On Tuesday, the ExxonMobil Corporation came out victorious in a high-profile climate-change accounting case brought by the New York attorney general. Justice Barry Ostrager of the New York Supreme Court ruled that the company did not mislead investors about the potential costs of climate-change legislation and penalties that the oil company may have to pay in the future.
“The office of the Attorney General failed to prove by preponderance of the evidence, that ExxonMobil made any material misstatements or omissions about its practices and procedures that mislead any reasonable investor,” Justice Ostrager wrote in his ruling.
The judge also determined that the attorney general’s office failed to produce testimony from any ExxonMobil investor saying that he had been misled, despite the office’s claim that it would do so.
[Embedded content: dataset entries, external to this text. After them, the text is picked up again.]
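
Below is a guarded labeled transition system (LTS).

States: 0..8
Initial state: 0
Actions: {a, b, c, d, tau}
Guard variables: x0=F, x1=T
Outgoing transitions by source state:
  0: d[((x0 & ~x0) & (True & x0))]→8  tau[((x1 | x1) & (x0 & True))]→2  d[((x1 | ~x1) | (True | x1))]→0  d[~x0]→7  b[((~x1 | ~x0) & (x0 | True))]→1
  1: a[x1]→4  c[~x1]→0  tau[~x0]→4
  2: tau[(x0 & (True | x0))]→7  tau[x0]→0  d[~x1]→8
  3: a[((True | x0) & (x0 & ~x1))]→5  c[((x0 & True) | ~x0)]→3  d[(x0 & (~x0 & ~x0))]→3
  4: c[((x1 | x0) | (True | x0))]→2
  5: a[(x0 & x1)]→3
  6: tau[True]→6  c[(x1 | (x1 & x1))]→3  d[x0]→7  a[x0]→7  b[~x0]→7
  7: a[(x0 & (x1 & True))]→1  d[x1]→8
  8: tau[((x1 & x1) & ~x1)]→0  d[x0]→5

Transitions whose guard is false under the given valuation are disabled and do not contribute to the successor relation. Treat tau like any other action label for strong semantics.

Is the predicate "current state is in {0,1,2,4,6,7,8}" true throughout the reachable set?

Answer: INVARIANT HOLDS

Working:
Allowed set {0,1,2,4,6,7,8}
Reachable = {0,1,2,4,7,8}
  0: ok
  1: ok
  2: ok
  4: ok
  7: ok
  8: ok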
This is the culmination of a four-year-long legal battle between the New York AG’s office and ExxonMobil. The suit — originally brought by former New York AG Eric Schneiderman — was originally about the much larger issue claiming that ExxonMobil “knew” for decades that fossil-fuel emissions were dangerous to the climate and told no one. That issue was settled in favor of ExxonMobil in August of 2018 when the Securities and Exchange Commission (SEC) droppedits probe of those claims, citing a lack of evidence.
Despite the obvious drop in the scale of the probe, new state AG Letitia James took the legal ball and ran with it, claiming that Exxon-Mobil had run afoul of New York’s Martin Act, which is meant to protect investors against companies giving them false information. The State of New York claimed that the oil giant had failed to inform investors of the potential cost of future climate-change legislation and possible penalties that might be imposed on the company by governments.
Under the terms of the Martin Act, there is a much lower burden of proof, as a prosecutor must only prove that a company misrepresented facts to investors and that there were consequences as a result of that misinformation. Yet, the New York AG office utterly failed, even to that.
Among those expert witnesses was former Secretary of State Rex Tillerson, who served as ExxonMobil’s CEO from 2006 until 2017. Tillerson testified that the company used an internal assessment to evaluate potential climate-change costs overall — such as a potential global carbon tax on energy producers — and another assessment for specific, real-world projects, which was shared with investors. Tillerson testified that there would be no reason to underestimate potential costs internally since, as he put it, “We’d be misinforming ourselves.”
“The testimony of the expert witnesses called by the Office of the Attorney General was eviscerated on cross-examination and by ExxonMobil’s expert witnesses,” Justice Ostrager wrote in his ruling.
In a statement, AG James claimed a moral victory. “Throughout this case, we laid out how Exxon made materially false, misleading and confusing representations to the American people about the company’s response to climate regulations,” the statement read. “Exxon’s inability to tell the truth further underscores the lies that have been sold to the American public for decades,” James said. “Despite this decision, we will continue to fight to ensure companies are held responsible for actions that undermine and jeopardize the financial health and safety of Americans across our country, and we will continue to fight to end climate change.”
How, exactly, does the “fight to end climate change” fall within the purview of the New York Office of the Attorney General?
Exxon, on the other hand, claimed an actual victory, saying that the ruling “affirms the position Exxon Mobil has held throughout the New York Attorney General’s baseless investigation. We provided our investors with accurate information on the risks of climate change. The court agreed that the Attorney General failed to make a case, even with the extremely low threshold of the Martin Act in its favor.”
One “victory” that climate hysterics can take from this suit is the justice’s tacit recognition of the reality of so-called climate change as an actual problem. “Nothing in this opinion is intended to absolve ExxonMobil from responsibility for contributing to climate change through the emission of greenhouse gases in the production of its fossil fuel products. ExxonMobil does dispute either that its operations produce greenhouse gases or that greenhouse gases contribute to climate change. But ExxonMobil is in the business of producing energy, and this is a securities fraud case, not a climate change case.”
It’s the type of official recognition of the climate “problem” that those in the climate-hysteria movement covet. With dozens of upcoming climate lawsuits — many brought by NGOs on behalf of children — coming up, that recognition may have been the New York attorney general's whole reason for bringing its flimsy case to trial.